Would it though? Are proof checkers much more complicated than LaTeX?
If mathematicians are in certain ways similar to developers, I'd expect them to hate fighting with the layout of their papers, and love fighting with a proof checker for the formulas.
Maybe half (?) of the basic undergraduate math curriculum has been formally verified, after decades of effort by large numbers of researchers. The proof under discussion here is significantly more complicated than anything that has ever been formally verified, as far as I understand. Disclaimer: I don’t know much about formal verification of mathematics, only what I have read from time to time on the internet.
It's not out of the question for research-level math to be formalized in proof assistants. Most notably, a landmark paper by Peter Scholze (a Fields medalist) was, at his request, formalized in Lean. Or at least, the important part was formalized in about 6 months. See [1] for the post where Scholze asks for help in formalizing the proof and explains why he thinks it's important - in this case it was a very gnarly proof of a theorem that could hopefully be used as a black box by other mathematicians. See [2] for Scholze's thoughts after the project succeeded, 6 months later.
But to be clear: a community effort by 20+ people, after 6 months of work, managed to make progress toward proving a theorem, including proving some of the trickiest technical parts. As I said before, this is like 2 orders of magnitude more effort than the original plain-language (slightly sloppy/underspecified) proof.
Scholze:
> I cannot read the proofs at all — they are analogous to referring to theorems only via their LaTeX labels, together with a specification of the variables to which it gets applied; plus the names of some random proof finding routines.
As someone whose research currently consists of proving things in proof checkers, I can confirm they are more complicated than LaTeX.
At one point, I had to prove n / 15 + n / 4 + (2 * n / 3 + 1) <= n, for positive n. Seems simple right? But first you have to multiply by 60 so that you're working over actual naturals. But then you have to contend with the fact that n / 15 * 15 <= n itself needs proof (they're not just equal, since n / 15 actually represents the floor or that quotient). Automatic tactics that simplify things for you help some, but it still ends up being a good 8 lines of code for such a trivial statement. When things like this can be handled fully automatically, then it will be ready for mainstream use.
> Are proof checkers much more complicated than LaTeX?
In terms of lines of code, no. In terms of the learning curve, yes -- latex does a very good job of getting out of the way and letting a mathematician just write in English, where proof assistants require rigid structure that doesn't remotely resemble how (most) mathematicians think.
In terms of runtime, oh my god, get out of town.
> In terms of runtime, oh my god, get out of town.
I think you're mixing two different things here. Runtime is large for proof assistants, e.g. programs that can actually generate pieces of proof for you. Specifically the generation part. Verification of a complete proof were all the steps are provided like you would do in a paper should not, AFAIU, take a long time.
The problem is that the way people write proofs, you don't go axiom by axiom.
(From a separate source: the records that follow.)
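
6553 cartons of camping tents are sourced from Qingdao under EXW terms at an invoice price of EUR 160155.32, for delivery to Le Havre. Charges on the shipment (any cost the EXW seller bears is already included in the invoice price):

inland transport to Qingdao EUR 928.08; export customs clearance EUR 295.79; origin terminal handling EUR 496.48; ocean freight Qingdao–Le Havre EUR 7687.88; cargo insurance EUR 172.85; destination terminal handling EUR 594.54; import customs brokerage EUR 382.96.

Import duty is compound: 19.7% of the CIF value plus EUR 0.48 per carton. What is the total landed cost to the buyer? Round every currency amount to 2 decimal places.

Total landed cost: EUR 207297.41

EXW: the seller makes goods available at their premises; the buyer bears all onward costs.
CIF value = EXW price + inland to port + export clearance + origin terminal + freight + insurance = 160155.32 + 928.08 + 295.79 + 496.48 + 7687.88 + 172.85 = 169736.40
Ad valorem component: 169736.40 × 19.7% = 33438.07
Specific component: 6553 × 0.48 = 3145.44
Import duty = 33438.07 + 3145.44 = 36583.51
Buyer bears: inland to port 928.08 + export clearance 295.79 + origin terminal 496.48 + freight 7687.88 + insurance 172.85 + destination terminal 594.54 + brokerage 382.96 + duty 36583.51 = 47142.09
Landed cost = invoice 160155.32 + 47142.09 = 207297.41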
You might evaluate an integral in one step, or make an argument that some sequence is obviously asymptotically less than a function. Pretty much every step in a human proof requires a computer proof generation step to verify.
There might be a chicken and an egg problem. If knowledge of theoretical mathematics would be designed like a framework with good documentation what you mention would be solved by simply referring to the corresponding part of the framework.
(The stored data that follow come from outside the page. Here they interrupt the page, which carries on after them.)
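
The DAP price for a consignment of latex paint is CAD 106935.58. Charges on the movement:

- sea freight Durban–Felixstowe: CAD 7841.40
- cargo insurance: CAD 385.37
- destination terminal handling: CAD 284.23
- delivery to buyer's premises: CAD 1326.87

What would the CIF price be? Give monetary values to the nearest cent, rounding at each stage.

CIF price: CAD 105324.48

Not relevant to the conversion: freight, insurance — on the seller under both DAP and CIF; already in the DAP price and stays in the CIF price.
From DAP to CIF, the seller no longer bears: destination terminal, delivery.
CIF price = 106935.58 − 284.23 − 1326.87 = 105324.48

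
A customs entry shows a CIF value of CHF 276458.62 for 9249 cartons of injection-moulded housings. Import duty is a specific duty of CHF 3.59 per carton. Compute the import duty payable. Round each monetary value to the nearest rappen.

Import duty: CHF 33203.91

Import duty = 9249 × 3.59 = 33203.91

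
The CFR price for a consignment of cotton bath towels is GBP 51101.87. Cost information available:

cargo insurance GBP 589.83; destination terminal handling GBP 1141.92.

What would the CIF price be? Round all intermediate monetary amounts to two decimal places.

Not relevant to the conversion: destination terminal — on the buyer under both terms; not part of either seller's price.
From CFR to CIF, the seller additionally bears: insurance.
CIF price = 51101.87 + 589.83 = 51691.70

CIF price: GBP 51691.70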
But to get that more people would need to be involved into transcribing proofs into formal language. Ideally, everyone. This is a higher standard, and somebody needs to ask for it.
Fair point. I'm coming from the perspective that mathematicians don't like to fill in pesky details that experts in their respective fields can figure out in an hour or ten.
If mathematicians are in certain ways similar to developers, I'd expect them to hate fighting with the layout of their papers, and love fighting with a proof checker for the formulas.